Crado secoue la tête à son tour, mais ne dit rien. Nous marchons tout en suggérant des noms. Puis nous titubons en suggérant des noms. Dany et moi, du moins, titubons. Crado ne transpire même pas.
Crado propose Sol-Air et Escadron, puis Commando. J’aime bien Commando. Dany n’aime pas. Crado propose de nouveau Décollage.
Je me creuse la tête pour trouver un nom intéressant. Tous les noms auxquels je pense sont déjà pris. Au moment où nous arrivons à ma rue, nous hésitons entre les Sportifs et Décollage. Finalement, je me range du côté de Crado et opte pour Décollage.
— Les supports athlétiques, c’était une blague, dit Dany.
— Ce sera donc Décollage, pour l’instant, dis-je.
— Ça ne peut pas être juste pour l’instant, dit Dany. Il faut créer une page Myspace, télécharger des photos, mentionner les musiciens qui nous ont influencés.
Il a raison. Je déteste qu’il ait raison. Je déteste encore plus transporter une grosse caisse. Heureusement, nous sommes presque arrivés chez moi.
— Décollage, dis-je de nouveau en déposant la caisse sur la première marche du perron.
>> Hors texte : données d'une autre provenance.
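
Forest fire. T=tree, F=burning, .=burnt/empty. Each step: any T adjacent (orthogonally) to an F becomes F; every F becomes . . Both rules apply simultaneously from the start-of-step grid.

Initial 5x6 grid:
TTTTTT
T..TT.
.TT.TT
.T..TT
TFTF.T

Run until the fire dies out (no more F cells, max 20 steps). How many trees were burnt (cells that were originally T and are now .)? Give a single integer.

Step 1: +3 fires, +2 burnt (F count now 3)
Step 2: +1 fires, +3 burnt (F count now 1)
Step 3: +1 fires, +1 burnt (F count now 1)
Step 4: +0 fires, +1 burnt (F count now 0)
Fire out after step 4
Initially T: 19, now '.': 16
Total burnt (originally-T cells now '.'): 5

Answer: 5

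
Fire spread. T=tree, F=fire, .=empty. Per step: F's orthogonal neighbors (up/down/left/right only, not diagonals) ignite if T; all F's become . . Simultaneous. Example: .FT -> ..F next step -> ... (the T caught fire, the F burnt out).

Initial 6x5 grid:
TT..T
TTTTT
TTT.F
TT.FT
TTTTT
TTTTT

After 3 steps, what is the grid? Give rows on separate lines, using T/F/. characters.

Step 1: 3 trees catch fire, 2 burn out
  TT..T
  TTTTF
  TTT..
  TT..F
  TTTFT
  TTTTT
Step 2: 5 trees catch fire, 3 burn out
  TT..F
  TTTF.
  TTT..
  TT...
  TTF.F
  TTTFT
Step 3: 4 trees catch fire, 5 burn out
  TT...
  TTF..
  TTT..
  TT...
  TF...
  TTF.F

TT...
TTF..
TTT..
TT...
TF...
TTF.F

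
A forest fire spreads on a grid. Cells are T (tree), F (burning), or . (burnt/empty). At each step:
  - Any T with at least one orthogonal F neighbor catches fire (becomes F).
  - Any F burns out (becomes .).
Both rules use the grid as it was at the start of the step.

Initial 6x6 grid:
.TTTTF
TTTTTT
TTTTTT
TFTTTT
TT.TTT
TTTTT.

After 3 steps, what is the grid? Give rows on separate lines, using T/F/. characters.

Step 1: 6 trees catch fire, 2 burn out
  .TTTF.
  TTTTTF
  TFTTTT
  F.FTTT
  TF.TTT
  TTTTT.
Step 2: 9 trees catch fire, 6 burn out
  .TTF..
  TFTTF.
  F.FTTF
  ...FTT
  F..TTT
  TFTTT.
Step 3: 12 trees catch fire, 9 burn out
  .FF...
  F.FF..
  ...FF.
  ....FF
  ...FTT
  F.FTT.

.FF...
F.FF..
...FF.
....FF
...FTT
F.FTT.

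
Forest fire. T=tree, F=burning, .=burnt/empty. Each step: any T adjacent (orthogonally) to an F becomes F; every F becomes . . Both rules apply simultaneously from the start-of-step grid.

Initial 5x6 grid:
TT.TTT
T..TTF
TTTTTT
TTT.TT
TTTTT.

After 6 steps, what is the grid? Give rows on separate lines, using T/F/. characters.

Step 1: 3 trees catch fire, 1 burn out
  TT.TTF
  T..TF.
  TTTTTF
  TTT.TT
  TTTTT.
Step 2: 4 trees catch fire, 3 burn out
  TT.TF.
  T..F..
  TTTTF.
  TTT.TF
  TTTTT.
Step 3: 3 trees catch fire, 4 burn out
  TT.F..
  T.....
  TTTF..
  TTT.F.
  TTTTT.
Step 4: 2 trees catch fire, 3 burn out
  TT....
  T.....
  TTF...
  TTT...
  TTTTF.
Step 5: 3 trees catch fire, 2 burn out
  TT....
  T.....
  TF....
  TTF...
  TTTF..
Step 6: 3 trees catch fire, 3 burn out
  TT....
  T.....
  F.....
  TF....
  TTF...

TT....
T.....
F.....
TF....
TTF...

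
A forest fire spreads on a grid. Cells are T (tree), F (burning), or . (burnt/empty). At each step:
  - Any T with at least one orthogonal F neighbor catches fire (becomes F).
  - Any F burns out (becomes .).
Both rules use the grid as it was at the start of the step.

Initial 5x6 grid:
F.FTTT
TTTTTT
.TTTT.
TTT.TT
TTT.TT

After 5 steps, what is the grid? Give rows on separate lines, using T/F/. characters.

Step 1: 3 trees catch fire, 2 burn out
  ...FTT
  FTFTTT
  .TTTT.
  TTT.TT
  TTT.TT
Step 2: 4 trees catch fire, 3 burn out
  ....FT
  .F.FTT
  .TFTT.
  TTT.TT
  TTT.TT
Step 3: 5 trees catch fire, 4 burn out
  .....F
  ....FT
  .F.FT.
  TTF.TT
  TTT.TT
Step 4: 4 trees catch fire, 5 burn out
  ......
  .....F
  ....F.
  TF..TT
  TTF.TT
Step 5: 3 trees catch fire, 4 burn out
  ......
  ......
  ......
  F...FT
  TF..TT

......
......
......
F...FT
TF..TT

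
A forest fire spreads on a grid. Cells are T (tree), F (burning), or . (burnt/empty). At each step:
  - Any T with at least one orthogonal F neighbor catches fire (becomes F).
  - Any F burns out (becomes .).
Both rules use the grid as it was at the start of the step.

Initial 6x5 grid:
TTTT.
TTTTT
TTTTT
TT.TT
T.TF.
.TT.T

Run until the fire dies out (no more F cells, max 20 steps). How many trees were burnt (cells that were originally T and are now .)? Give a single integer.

Step 1: +2 fires, +1 burnt (F count now 2)
Step 2: +3 fires, +2 burnt (F count now 3)
Step 3: +4 fires, +3 burnt (F count now 4)
Step 4: +4 fires, +4 burnt (F count now 4)
Step 5: +4 fires, +4 burnt (F count now 4)
Step 6: +3 fires, +4 burnt (F count now 3)
Step 7: +2 fires, +3 burnt (F count now 2)
Step 8: +0 fires, +2 burnt (F count now 0)
Fire out after step 8
Initially T: 23, now '.': 29
Total burnt (originally-T cells now '.'): 22

Answer: 22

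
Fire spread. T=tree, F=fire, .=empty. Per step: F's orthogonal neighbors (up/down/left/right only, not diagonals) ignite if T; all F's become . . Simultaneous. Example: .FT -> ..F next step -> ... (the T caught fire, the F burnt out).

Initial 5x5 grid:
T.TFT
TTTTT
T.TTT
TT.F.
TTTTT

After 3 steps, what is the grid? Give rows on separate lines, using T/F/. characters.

Step 1: 5 trees catch fire, 2 burn out
  T.F.F
  TTTFT
  T.TFT
  TT...
  TTTFT
Step 2: 6 trees catch fire, 5 burn out
  T....
  TTF.F
  T.F.F
  TT...
  TTF.F
Step 3: 2 trees catch fire, 6 burn out
  T....
  TF...
  T....
  TT...
  TF...

T....
TF...
T....
TT...
TF...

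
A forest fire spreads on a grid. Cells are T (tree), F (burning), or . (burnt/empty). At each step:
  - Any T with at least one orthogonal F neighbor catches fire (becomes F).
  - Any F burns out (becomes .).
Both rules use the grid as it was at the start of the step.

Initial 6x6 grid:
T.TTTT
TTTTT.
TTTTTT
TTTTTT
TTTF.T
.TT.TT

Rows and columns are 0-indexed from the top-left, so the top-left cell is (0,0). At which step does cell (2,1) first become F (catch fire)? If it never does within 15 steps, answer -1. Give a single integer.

Step 1: cell (2,1)='T' (+2 fires, +1 burnt)
Step 2: cell (2,1)='T' (+5 fires, +2 burnt)
Step 3: cell (2,1)='T' (+7 fires, +5 burnt)
Step 4: cell (2,1)='F' (+7 fires, +7 burnt)
  -> target ignites at step 4
Step 5: cell (2,1)='.' (+5 fires, +7 burnt)
Step 6: cell (2,1)='.' (+3 fires, +5 burnt)
Step 7: cell (2,1)='.' (+1 fires, +3 burnt)
Step 8: cell (2,1)='.' (+0 fires, +1 burnt)
  fire out at step 8

4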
Mes doigts restent repliés. Archie nous observe du haut des marches.
— Dommage qu’Archie ne puisse pas se servir d’un appareil photo, dit Dany. Il pourrait prendre notre première photo de groupe.
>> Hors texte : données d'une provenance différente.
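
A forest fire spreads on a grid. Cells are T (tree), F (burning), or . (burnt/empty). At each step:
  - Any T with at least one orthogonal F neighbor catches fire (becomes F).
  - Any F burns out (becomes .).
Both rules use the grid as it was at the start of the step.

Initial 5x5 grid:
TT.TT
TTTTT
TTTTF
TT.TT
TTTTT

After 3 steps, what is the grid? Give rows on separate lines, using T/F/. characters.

Step 1: 3 trees catch fire, 1 burn out
  TT.TT
  TTTTF
  TTTF.
  TT.TF
  TTTTT
Step 2: 5 trees catch fire, 3 burn out
  TT.TF
  TTTF.
  TTF..
  TT.F.
  TTTTF
Step 3: 4 trees catch fire, 5 burn out
  TT.F.
  TTF..
  TF...
  TT...
  TTTF.

TT.F.
TTF..
TF...
TT...
TTTF.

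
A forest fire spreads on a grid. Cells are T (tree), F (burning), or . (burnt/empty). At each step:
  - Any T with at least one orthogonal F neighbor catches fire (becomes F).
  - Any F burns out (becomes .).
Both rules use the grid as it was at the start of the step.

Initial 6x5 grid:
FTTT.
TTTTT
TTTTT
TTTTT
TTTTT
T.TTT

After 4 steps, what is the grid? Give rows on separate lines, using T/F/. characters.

Step 1: 2 trees catch fire, 1 burn out
  .FTT.
  FTTTT
  TTTTT
  TTTTT
  TTTTT
  T.TTT
Step 2: 3 trees catch fire, 2 burn out
  ..FT.
  .FTTT
  FTTTT
  TTTTT
  TTTTT
  T.TTT
Step 3: 4 trees catch fire, 3 burn out
  ...F.
  ..FTT
  .FTTT
  FTTTT
  TTTTT
  T.TTT
Step 4: 4 trees catch fire, 4 burn out
  .....
  ...FT
  ..FTT
  .FTTT
  FTTTT
  T.TTT

.....
...FT
..FTT
.FTTT
FTTTT
T.TTT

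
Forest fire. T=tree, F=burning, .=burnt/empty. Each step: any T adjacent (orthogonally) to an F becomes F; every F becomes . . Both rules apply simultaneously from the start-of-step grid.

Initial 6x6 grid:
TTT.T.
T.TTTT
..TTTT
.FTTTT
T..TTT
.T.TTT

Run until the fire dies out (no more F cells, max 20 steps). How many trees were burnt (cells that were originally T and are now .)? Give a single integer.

Step 1: +1 fires, +1 burnt (F count now 1)
Step 2: +2 fires, +1 burnt (F count now 2)
Step 3: +4 fires, +2 burnt (F count now 4)
Step 4: +6 fires, +4 burnt (F count now 6)
Step 5: +5 fires, +6 burnt (F count now 5)
Step 6: +4 fires, +5 burnt (F count now 4)
Step 7: +1 fires, +4 burnt (F count now 1)
Step 8: +0 fires, +1 burnt (F count now 0)
Fire out after step 8
Initially T: 25, now '.': 34
Total burnt (originally-T cells now '.'): 23

Answer: 23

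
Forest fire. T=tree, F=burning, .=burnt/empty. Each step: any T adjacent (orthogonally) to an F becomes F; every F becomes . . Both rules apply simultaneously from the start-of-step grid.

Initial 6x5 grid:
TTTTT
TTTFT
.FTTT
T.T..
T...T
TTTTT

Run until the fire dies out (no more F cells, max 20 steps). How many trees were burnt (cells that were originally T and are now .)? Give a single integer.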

Puis il laisse tomber la caisse claire sur le gazon.
— Hé, dit Crado.
— Désolé.
Dany dépose les autres instruments et se remet à tweeter.
— Bon, nos influences?
Je sens que mon cerveau se remet à fonctionner.
— Nirvana, dis-je.
— Billy Talent.
— Green Day.
— Chili Peppers.
— Doors.
— Alexisonfire.
— Led Zep.
— Slayer.
— Hendrix, dit Dany.
Ses pouces font du cent à l’heure. Nous trouvons d’autres noms. C’est cool de faire comme si nous étions de vrais musiciens et de nommer des groupes auxquels nous voulons ressembler.
J’imagine notre vidéo. Je me vois jouant sur une scène. Je touche les bouts de mes doigts. C’est cool d’avoir mal aux doigts. Ça n’arrive qu’aux musiciens. Et peut-être aux adeptes des arts martiaux, qui mettent les doigts dans les yeux de leurs adversaires. Mais ça, c’est autre chose. Lorsque nous nous relevons, je suis courbaturé. Ça aussi, c’est cool. Je me sacrifie pour mon art. Je vais laisser tomber les devoirs ce soir et plutôt jouer de la guitare.